Monday, January 10, 2011

Mao's Great Famine



I bought this book (hardcover!) from Amazon last week. I originally found out about a Chinese-only book on the subject (it's being translated) and an Amazon search led me to this book by Frank Dikötter.

My 3 regular readers already know what I think about Mao and the CCP (not good), but just reading the preface of this book make me depressed. 40+ million people dead... that's more than the current population of Canada and Hong Kong combined! It's sad that the political system in China is so corrupt and rotten that they can't openly discuss history.
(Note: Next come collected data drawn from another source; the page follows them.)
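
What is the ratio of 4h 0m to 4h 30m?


Duration 1: 240 minutes
Duration 2: 270 minutes
Ratio = 240:270
GCD = 30
Simplified = 8:9
As a decimal: 8/9 ≈ 0.89

8:9 (0.89)


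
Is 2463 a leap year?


Rules: divisible by 4 AND (not by 100 OR by 400)
2463 ÷ 4 = 615 remainder 3 → not divisible by 4
Not divisible by 4 → not a leap year

No


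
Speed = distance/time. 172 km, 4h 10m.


41.3 km/h

Distance: 172 km
Time: 4h 10m = 250 min = 250/60 = 25/6 hours
Speed = 172 ÷ (25/6) = 172 × 6 / 25 = 1032/25 ≈ 41.3 km/h


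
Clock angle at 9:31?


99.5°

Hour hand = 9×30 + 31×0.5 = 285.5°
Minute hand = 31×6 = 186°
Difference = |285.5 - 186| = 99.5°


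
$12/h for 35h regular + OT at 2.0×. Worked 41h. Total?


$564.00

Regular: 35h × $12 = $420.00
Overtime: 41 - 35 = 6h
OT pay: 6h × $12 × 2.0 = $144.00
Total = $420.00 + $144.00 = $564.00


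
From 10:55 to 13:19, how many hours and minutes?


2h 24m

End time in minutes: 13×60 + 19 = 799
Start time in minutes: 10×60 + 55 = 655
Difference = 799 - 655 = 144 minutes
= 2 hours 24 minutes


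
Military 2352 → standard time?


11:52 PM

Hour: 23
23 - 12 = 11 → PM


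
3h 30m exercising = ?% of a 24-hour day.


14.6%

Time: 210 minutes
Day: 1440 minutes
Percentage = (210/1440) × 100 ≈ 14.6%


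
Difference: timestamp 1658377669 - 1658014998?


362671 seconds (100.7 hours / 4.20 days)

Difference = 1658377669 - 1658014998 = 362671 seconds
In hours: 362671 / 3600 ≈ 100.7
In days: 362671 / 86400 ≈ 4.20


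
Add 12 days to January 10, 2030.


January 22, 2030

Start: January 10, 2030
Add 12 days
January 10 + 12 = January 22, 2030


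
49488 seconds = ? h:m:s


Hours: 49488 ÷ 3600 = 13 remainder 2688
Minutes: 2688 ÷ 60 = 44 remainder 48
Seconds: 48

13h 44m 48s


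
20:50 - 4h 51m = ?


15:59

Start: 1250 minutes from midnight
Subtract: 291 minutes
Remaining: 1250 - 291 = 959
Hours: 15, Minutes: 59


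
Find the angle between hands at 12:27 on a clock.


Hour hand (12 ≡ 0 on the dial): 0×30 + 27×0.5 = 13.5°
Minute hand = 27×6 = 162°
Difference = |13.5 - 162| = 148.5°

148.5°


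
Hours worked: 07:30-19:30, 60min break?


11h 0m (660 minutes)

Total time = (19×60+30) - (7×60+30)
= 1170 - 450 = 720 min
Minus break: 720 - 60 = 660 min
= 11h 0m


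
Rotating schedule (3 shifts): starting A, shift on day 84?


Shifts: A, B, C
Start: A (index 0)
Day 84: (0 + 84 - 1) mod 3
= 83 mod 3
= 2
Index 2 → shift C

Shift C


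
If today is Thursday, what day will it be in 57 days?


Friday

Start: Thursday (index 3)
(3 + 57) mod 7
= 60 mod 7
= 4
Index 4 → Friday


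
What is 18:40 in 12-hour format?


6:40 PM

Hour: 18
18 - 12 = 6 → PM


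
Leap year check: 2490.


Rules: divisible by 4 AND (not by 100 OR by 400)
2490 ÷ 4 = 622 remainder 2 → not divisible by 4
Not divisible by 4 → not a leap year

No


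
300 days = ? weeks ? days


42 weeks 6 days

Weeks: 300 ÷ 7 = 42 remainder 6


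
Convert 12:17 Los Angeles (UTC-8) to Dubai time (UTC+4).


00:17 (next day)

Time difference = UTC+4 - UTC-8 = +12 hours
New hour = (12 + 12) mod 24
= 24 mod 24 = 0
Minutes unchanged → 00:17; 24 ≥ 24 → next day


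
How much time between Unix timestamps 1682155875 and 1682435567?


Difference = 1682435567 - 1682155875 = 279692 seconds
In hours: 279692 / 3600 ≈ 77.7
In days: 279692 / 86400 ≈ 3.24

279692 seconds (77.7 hours / 3.24 days)


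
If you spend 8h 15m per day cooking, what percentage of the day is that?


34.4%

Time: 495 minutes
Day: 1440 minutes
Percentage = (495/1440) × 100 ≈ 34.4%


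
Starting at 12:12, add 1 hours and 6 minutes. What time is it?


Start: 732 minutes from midnight
Add: 66 minutes
Total: 798 minutes
Hours: 798 ÷ 60 = 13 remainder 18

13:18


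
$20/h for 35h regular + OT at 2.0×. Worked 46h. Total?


Regular: 35h × $20 = $700.00
Overtime: 46 - 35 = 11h
OT pay: 11h × $20 × 2.0 = $440.00
Total = $700.00 + $440.00 = $1140.00

$1140.00


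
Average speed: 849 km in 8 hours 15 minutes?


Distance: 849 km
Time: 8h 15m = 495 min = 495/60 = 33/4 hours
Speed = 849 ÷ (33/4) = 849 × 4 / 33 = 3396/33 ≈ 102.9 km/h

102.9 km/h


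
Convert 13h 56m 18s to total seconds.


50178 seconds

Hours: 13 × 3600 = 46800
Minutes: 56 × 60 = 3360
Seconds: 18
Total = 46800 + 3360 + 18 = 50178


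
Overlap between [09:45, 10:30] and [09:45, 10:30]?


45 minutes

Meeting A: 585-630 (in minutes from midnight)
Meeting B: 585-630
Overlap start = max(585, 585) = 585
Overlap end = min(630, 630) = 630
Overlap = max(0, 630 - 585) = 45 min


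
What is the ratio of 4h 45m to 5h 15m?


19:21 (0.90)

Duration 1: 285 minutes
Duration 2: 315 minutes
Ratio = 285:315
GCD = 15
Simplified = 19:21
As a decimal: 19/21 ≈ 0.90


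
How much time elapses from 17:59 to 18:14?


End time in minutes: 18×60 + 14 = 1094
Start time in minutes: 17×60 + 59 = 1079
Difference = 1094 - 1079 = 15 minutes
= 0 hours 15 minutes

0h 15m


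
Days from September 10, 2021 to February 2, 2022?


145 days

From September 10, 2021 to February 2, 2022
Rest of September 2021: 30 - 10 = 20
Full months: October 31, November 30, December 31, January 31
Days into February 2022: 2
Total = 20 + 31 + 30 + 31 + 31 + 2 = 145 days


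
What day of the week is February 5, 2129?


Zeller's congruence:
q=5, m=14, k=28, j=21
h = (5 + ⌊13×15/5⌋ + 28 + ⌊28/4⌋ + ⌊21/4⌋ - 2×21) mod 7
= (5 + 39 + 28 + 7 + 5 - 42) mod 7
= 42 mod 7 = 0
h=0 → Saturday

Saturday


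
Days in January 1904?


31 days

Month: January (month 1)
January has 31 days


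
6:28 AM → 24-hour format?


Input: 6:28 AM
AM hour stays: 6

06:28


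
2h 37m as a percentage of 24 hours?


Total minutes: 2×60 + 37 = 157
Day = 24×60 = 1440 minutes
Fraction = 157/1440 ≈ 0.1090
As a percentage: 157/1440 × 100 ≈ 10.90%

0.1090 (10.90%)


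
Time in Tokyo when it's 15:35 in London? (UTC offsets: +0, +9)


Time difference = UTC+9 - UTC+0 = +9 hours
New hour = (15 + 9) mod 24
= 24 mod 24 = 0
Minutes unchanged → 00:35; 24 ≥ 24 → next day

00:35 (next day)


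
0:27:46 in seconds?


Hours: 0 × 3600 = 0
Minutes: 27 × 60 = 1620
Seconds: 46
Total = 0 + 1620 + 46 = 1666

1666 seconds


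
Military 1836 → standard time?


Hour: 18
18 - 12 = 6 → PM

6:36 PM


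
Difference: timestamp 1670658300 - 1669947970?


710330 seconds (197.3 hours / 8.22 days)

Difference = 1670658300 - 1669947970 = 710330 seconds
In hours: 710330 / 3600 ≈ 197.3
In days: 710330 / 86400 ≈ 8.22


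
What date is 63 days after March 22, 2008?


May 24, 2008

Start: March 22, 2008
Add 63 days
March 22 → April 1: 31 - 22 + 1 = 10 days (63 - 10 = 53 left)
April 1 → May 1: 30 - 1 + 1 = 30 days (53 - 30 = 23 left)
May 1 + 23 = May 24, 2008


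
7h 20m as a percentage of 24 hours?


0.3056 (30.56%)

Total minutes: 7×60 + 20 = 440
Day = 24×60 = 1440 minutes
Fraction = 440/1440 ≈ 0.3056
As a percentage: 440/1440 × 100 ≈ 30.56%


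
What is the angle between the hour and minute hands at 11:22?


Hour hand = 11×30 + 22×0.5 = 341.0°
Minute hand = 22×6 = 132°
Difference = |341.0 - 132| = 209.0°
Since > 180°: 360 - 209.0 = 151.0°

151.0°


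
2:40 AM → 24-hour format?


02:40

Input: 2:40 AM
AM hour stays: 2


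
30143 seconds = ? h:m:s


8h 22m 23s

Hours: 30143 ÷ 3600 = 8 remainder 1343
Minutes: 1343 ÷ 60 = 22 remainder 23
Seconds: 23


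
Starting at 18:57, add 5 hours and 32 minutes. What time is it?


Start: 1137 minutes from midnight
Add: 332 minutes
Total: 1469 minutes
Hours: 1469 ÷ 60 = 24 remainder 29
24 ≥ 24 → 24 - 24 = 0 (next day)

00:29 (next day)


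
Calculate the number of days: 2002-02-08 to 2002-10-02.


From February 8, 2002 to October 2, 2002
Rest of February 2002: 28 - 8 = 20
Full months: March 31, April 30, May 31, June 30, July 31, August 31, September 30
Days into October 2002: 2
Total = 20 + 31 + 30 + 31 + 30 + 31 + 31 + 30 + 2 = 236 days

236 days


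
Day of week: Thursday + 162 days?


Friday

Start: Thursday (index 3)
(3 + 162) mod 7
= 165 mod 7
= 4
Index 4 → Friday


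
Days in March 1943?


Month: March (month 3)
March has 31 days

31 days


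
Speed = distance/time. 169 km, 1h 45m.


Distance: 169 km
Time: 1h 45m = 105 min = 105/60 = 7/4 hours
Speed = 169 ÷ (7/4) = 169 × 4 / 7 = 676/7 ≈ 96.6 km/h

96.6 km/h


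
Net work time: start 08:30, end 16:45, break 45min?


7h 30m (450 minutes)

Total time = (16×60+45) - (8×60+30)
= 1005 - 510 = 495 min
Minus break: 495 - 45 = 450 min
= 7h 30m


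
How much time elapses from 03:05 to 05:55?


End time in minutes: 5×60 + 55 = 355
Start time in minutes: 3×60 + 5 = 185
Difference = 355 - 185 = 170 minutes
= 2 hours 50 minutes

2h 50m


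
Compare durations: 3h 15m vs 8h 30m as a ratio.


Duration 1: 195 minutes
Duration 2: 510 minutes
Ratio = 195:510
GCD = 15
Simplified = 13:34
As a decimal: 13/34 ≈ 0.38

13:34 (0.38)


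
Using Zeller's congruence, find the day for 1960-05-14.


Zeller's congruence:
q=14, m=5, k=60, j=19
h = (14 + ⌊13×6/5⌋ + 60 + ⌊60/4⌋ + ⌊19/4⌋ - 2×19) mod 7
= (14 + 15 + 60 + 15 + 4 - 38) mod 7
= 70 mod 7 = 0
h=0 → Saturday

Saturday


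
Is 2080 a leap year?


Yes

Rules: divisible by 4 AND (not by 100 OR by 400)
2080 ÷ 4 = 520 exactly → divisible by 4
2080 ÷ 100 = 20 remainder 80 → not divisible by 100
Divisible by 4 but not by 100 → leap year


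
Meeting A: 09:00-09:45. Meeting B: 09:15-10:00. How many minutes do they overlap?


Meeting A: 540-585 (in minutes from midnight)
Meeting B: 555-600
Overlap start = max(540, 555) = 555
Overlap end = min(585, 600) = 585
Overlap = max(0, 585 - 555) = 30 min

30 minutes


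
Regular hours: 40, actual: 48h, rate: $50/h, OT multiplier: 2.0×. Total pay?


Regular: 40h × $50 = $2000.00
Overtime: 48 - 40 = 8h
OT pay: 8h × $50 × 2.0 = $800.00
Total = $2000.00 + $800.00 = $2800.00

$2800.00


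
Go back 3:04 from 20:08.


Start: 1208 minutes from midnight
Subtract: 184 minutes
Remaining: 1208 - 184 = 1024
Hours: 17, Minutes: 4

17:04


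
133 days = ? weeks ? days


19 weeks 0 days

Weeks: 133 ÷ 7 = 19 remainder 0


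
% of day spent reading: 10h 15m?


42.7%

Time: 615 minutes
Day: 1440 minutes
Percentage = (615/1440) × 100 ≈ 42.7%


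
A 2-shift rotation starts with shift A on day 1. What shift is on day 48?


Shift B

Shifts: A, B
Start: A (index 0)
Day 48: (0 + 48 - 1) mod 2
= 47 mod 2
= 1
Index 1 → shift B


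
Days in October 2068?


Month: October (month 10)
October has 31 days

31 days


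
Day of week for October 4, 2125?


Zeller's congruence:
q=4, m=10, k=25, j=21
h = (4 + ⌊13×11/5⌋ + 25 + ⌊25/4⌋ + ⌊21/4⌋ - 2×21) mod 7
= (4 + 28 + 25 + 6 + 5 - 42) mod 7
= 26 mod 7 = 5
h=5 → Thursday

Thursday


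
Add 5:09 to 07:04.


Start: 424 minutes from midnight
Add: 309 minutes
Total: 733 minutes
Hours: 733 ÷ 60 = 12 remainder 13

12:13


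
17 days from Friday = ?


Monday

Start: Friday (index 4)
(4 + 17) mod 7
= 21 mod 7
= 0
Index 0 → Monday


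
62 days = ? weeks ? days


8 weeks 6 days

Weeks: 62 ÷ 7 = 8 remainder 6


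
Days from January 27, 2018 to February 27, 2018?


31 days

From January 27, 2018 to February 27, 2018
Rest of January 2018: 31 - 27 = 4
Days into February 2018: 27
Total = 4 + 27 = 31 days


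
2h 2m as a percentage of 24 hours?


Total minutes: 2×60 + 2 = 122
Day = 24×60 = 1440 minutes
Fraction = 122/1440 ≈ 0.0847
As a percentage: 122/1440 × 100 ≈ 8.47%

0.0847 (8.47%)


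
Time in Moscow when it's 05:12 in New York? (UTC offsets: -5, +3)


Time difference = UTC+3 - UTC-5 = +8 hours
New hour = (5 + 8) mod 24
= 13 mod 24 = 13
Minutes unchanged → 13:12

13:12


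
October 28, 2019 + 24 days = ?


November 21, 2019

Start: October 28, 2019
Add 24 days
October 28 → November 1: 31 - 28 + 1 = 4 days (24 - 4 = 20 left)
November 1 + 20 = November 21, 2019


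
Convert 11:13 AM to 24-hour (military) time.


11:13

Input: 11:13 AM
AM hour stays: 11


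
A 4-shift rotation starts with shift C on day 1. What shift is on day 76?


Shifts: A, B, C, D
Start: C (index 2)
Day 76: (2 + 76 - 1) mod 4
= 77 mod 4
= 1
Index 1 → shift B

Shift B


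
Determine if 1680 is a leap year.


Yes

Rules: divisible by 4 AND (not by 100 OR by 400)
1680 ÷ 4 = 420 exactly → divisible by 4
1680 ÷ 100 = 16 remainder 80 → not divisible by 100
Divisible by 4 but not by 100 → leap year


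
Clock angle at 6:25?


Hour hand = 6×30 + 25×0.5 = 192.5°
Minute hand = 25×6 = 150°
Difference = |192.5 - 150| = 42.5°

42.5°


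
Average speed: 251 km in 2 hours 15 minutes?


111.6 km/h

Distance: 251 km
Time: 2h 15m = 135 min = 135/60 = 9/4 hours
Speed = 251 ÷ (9/4) = 251 × 4 / 9 = 1004/9 ≈ 111.6 km/h


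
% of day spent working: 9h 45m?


40.6%

Time: 585 minutes
Day: 1440 minutes
Percentage = (585/1440) × 100 ≈ 40.6%


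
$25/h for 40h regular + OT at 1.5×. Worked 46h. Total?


$1225.00

Regular: 40h × $25 = $1000.00
Overtime: 46 - 40 = 6h
OT pay: 6h × $25 × 1.5 = $225.00
Total = $1000.00 + $225.00 = $1225.00


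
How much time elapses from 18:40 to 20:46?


2h 6m

End time in minutes: 20×60 + 46 = 1246
Start time in minutes: 18×60 + 40 = 1120
Difference = 1246 - 1120 = 126 minutes
= 2 hours 6 minutes


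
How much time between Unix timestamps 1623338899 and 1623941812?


602913 seconds (167.5 hours / 6.98 days)

Difference = 1623941812 - 1623338899 = 602913 seconds
In hours: 602913 / 3600 ≈ 167.5
In days: 602913 / 86400 ≈ 6.98


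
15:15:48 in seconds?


54948 seconds

Hours: 15 × 3600 = 54000
Minutes: 15 × 60 = 900
Seconds: 48
Total = 54000 + 900 + 48 = 54948


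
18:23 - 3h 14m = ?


15:09

Start: 1103 minutes from midnight
Subtract: 194 minutes
Remaining: 1103 - 194 = 909
Hours: 15, Minutes: 9


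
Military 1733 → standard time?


5:33 PM

Hour: 17
17 - 12 = 5 → PM


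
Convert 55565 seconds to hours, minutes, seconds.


15h 26m 5s

Hours: 55565 ÷ 3600 = 15 remainder 1565
Minutes: 1565 ÷ 60 = 26 remainder 5
Seconds: 5


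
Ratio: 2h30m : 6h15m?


Duration 1: 150 minutes
Duration 2: 375 minutes
Ratio = 150:375
GCD = 75
Simplified = 2:5
As a decimal: 2/5 = 0.40

2:5 (0.40)


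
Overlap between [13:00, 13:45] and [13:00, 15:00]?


45 minutes

Meeting A: 780-825 (in minutes from midnight)
Meeting B: 780-900
Overlap start = max(780, 780) = 780
Overlap end = min(825, 900) = 825
Overlap = max(0, 825 - 780) = 45 min


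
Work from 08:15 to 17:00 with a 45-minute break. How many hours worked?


8h 0m (480 minutes)

Total time = (17×60+0) - (8×60+15)
= 1020 - 495 = 525 min
Minus break: 525 - 45 = 480 min
= 8h 0m


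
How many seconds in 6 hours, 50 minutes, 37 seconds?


Hours: 6 × 3600 = 21600
Minutes: 50 × 60 = 3000
Seconds: 37
Total = 21600 + 3000 + 37 = 24637

24637 seconds


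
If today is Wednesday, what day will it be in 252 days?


Start: Wednesday (index 2)
(2 + 252) mod 7
= 254 mod 7
= 2
Index 2 → Wednesday

Wednesday


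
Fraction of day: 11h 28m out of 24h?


Total minutes: 11×60 + 28 = 688
Day = 24×60 = 1440 minutes
Fraction = 688/1440 ≈ 0.4778
As a percentage: 688/1440 × 100 ≈ 47.78%

0.4778 (47.78%)


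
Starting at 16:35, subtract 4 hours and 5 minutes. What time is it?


Start: 995 minutes from midnight
Subtract: 245 minutes
Remaining: 995 - 245 = 750
Hours: 12, Minutes: 30

12:30


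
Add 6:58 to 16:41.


23:39

Start: 1001 minutes from midnight
Add: 418 minutes
Total: 1419 minutes
Hours: 1419 ÷ 60 = 23 remainder 39


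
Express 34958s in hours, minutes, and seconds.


9h 42m 38s

Hours: 34958 ÷ 3600 = 9 remainder 2558
Minutes: 2558 ÷ 60 = 42 remainder 38
Seconds: 38


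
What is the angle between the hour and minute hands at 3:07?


51.5°

Hour hand = 3×30 + 7×0.5 = 93.5°
Minute hand = 7×6 = 42°
Difference = |93.5 - 42| = 51.5°


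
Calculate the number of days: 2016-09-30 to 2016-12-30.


From September 30, 2016 to December 30, 2016
Rest of September 2016: 30 - 30 = 0
Full months: October 31, November 30
Days into December 2016: 30
Total = 0 + 31 + 30 + 30 = 91 days

91 days


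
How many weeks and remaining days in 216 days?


Weeks: 216 ÷ 7 = 30 remainder 6

30 weeks 6 days


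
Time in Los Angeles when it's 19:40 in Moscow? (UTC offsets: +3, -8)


Time difference = UTC-8 - UTC+3 = -11 hours
New hour = (19 -11) mod 24
= 8 mod 24 = 8
Minutes unchanged → 08:40

08:40


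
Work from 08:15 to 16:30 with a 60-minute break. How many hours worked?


7h 15m (435 minutes)

Total time = (16×60+30) - (8×60+15)
= 990 - 495 = 495 min
Minus break: 495 - 60 = 435 min
= 7h 15m


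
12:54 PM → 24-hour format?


Input: 12:54 PM
12 PM → 12 (noon)

12:54


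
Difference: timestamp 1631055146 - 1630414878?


Difference = 1631055146 - 1630414878 = 640268 seconds
In hours: 640268 / 3600 ≈ 177.9
In days: 640268 / 86400 ≈ 7.41

640268 seconds (177.9 hours / 7.41 days)


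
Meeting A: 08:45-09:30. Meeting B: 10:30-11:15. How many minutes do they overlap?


0 minutes

Meeting A: 525-570 (in minutes from midnight)
Meeting B: 630-675
Overlap start = max(525, 630) = 630
Overlap end = min(570, 675) = 570
Overlap = max(0, 570 - 630) = 0 min


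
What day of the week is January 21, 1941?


Zeller's congruence:
q=21, m=13, k=40, j=19
h = (21 + ⌊13×14/5⌋ + 40 + ⌊40/4⌋ + ⌊19/4⌋ - 2×19) mod 7
= (21 + 36 + 40 + 10 + 4 - 38) mod 7
= 73 mod 7 = 3
h=3 → Tuesday

Tuesday


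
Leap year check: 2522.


Rules: divisible by 4 AND (not by 100 OR by 400)
2522 ÷ 4 = 630 remainder 2 → not divisible by 4
Not divisible by 4 → not a leap year

No


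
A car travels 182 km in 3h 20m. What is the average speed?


54.6 km/h

Distance: 182 km
Time: 3h 20m = 200 min = 200/60 = 10/3 hours
Speed = 182 ÷ (10/3) = 182 × 3 / 10 = 546/10 = 54.6 km/h


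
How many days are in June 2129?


30 days

Month: June (month 6)
June has 30 days


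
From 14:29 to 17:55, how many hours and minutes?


End time in minutes: 17×60 + 55 = 1075
Start time in minutes: 14×60 + 29 = 869
Difference = 1075 - 869 = 206 minutes
= 3 hours 26 minutes

3h 26m


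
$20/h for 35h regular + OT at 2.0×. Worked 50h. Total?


Regular: 35h × $20 = $700.00
Overtime: 50 - 35 = 15h
OT pay: 15h × $20 × 2.0 = $600.00
Total = $700.00 + $600.00 = $1300.00

$1300.00


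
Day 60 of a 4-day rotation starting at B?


Shift A

Shifts: A, B, C, D
Start: B (index 1)
Day 60: (1 + 60 - 1) mod 4
= 60 mod 4
= 0
Index 0 → shift A


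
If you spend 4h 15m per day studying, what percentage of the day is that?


17.7%

Time: 255 minutes
Day: 1440 minutes
Percentage = (255/1440) × 100 ≈ 17.7%


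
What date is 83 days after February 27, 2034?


May 21, 2034

Start: February 27, 2034
Add 83 days
February 27 → March 1: 28 - 27 + 1 = 2 days (83 - 2 = 81 left)
March 1 → April 1: 31 - 1 + 1 = 31 days (81 - 31 = 50 left)
April 1 → May 1: 30 - 1 + 1 = 30 days (50 - 30 = 20 left)
May 1 + 20 = May 21, 2034


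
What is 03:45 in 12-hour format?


3:45 AM

Hour: 3
3 < 12 → AM


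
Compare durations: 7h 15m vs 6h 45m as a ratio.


29:27 (1.07)

Duration 1: 435 minutes
Duration 2: 405 minutes
Ratio = 435:405
GCD = 15
Simplified = 29:27
As a decimal: 29/27 ≈ 1.07


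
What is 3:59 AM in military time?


Input: 3:59 AM
AM hour stays: 3

03:59


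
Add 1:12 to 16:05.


Start: 965 minutes from midnight
Add: 72 minutes
Total: 1037 minutes
Hours: 1037 ÷ 60 = 17 remainder 17

17:17


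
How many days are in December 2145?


31 days

Month: December (month 12)
December has 31 days


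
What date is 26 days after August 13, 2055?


September 8, 2055

Start: August 13, 2055
Add 26 days
August 13 → September 1: 31 - 13 + 1 = 19 days (26 - 19 = 7 left)
September 1 + 7 = September 8, 2055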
The only "lesson" the CCP wants to study is how to stay in power.

==========

Here's a review from The Guardian.

Frank Dikötter has written a masterly book that should be read not just by anybody interested in modern Chinese history but also by anybody concerned with the way in which a simple idea propagated by an autocratic national leader can lead a country to disaster, in this case to a degree that beggars the imagination.

The basic narrative of the great famine that hit the People's Republic around 1960 has been known outside China at least since Jasper Becker's groundbreaking 1996 account, Hungry Ghosts. Its claims were doubted by those who could not accept the sheer monstrous scale of the calamity visited on the Chinese people as a result of the Great Leap Forward launched by Mao in 1958 to propel China into the ranks of major industrial nations. But now Dikötter's painstaking research in newly opened local archives makes all too credible his estimate that the death toll reached 45 million people.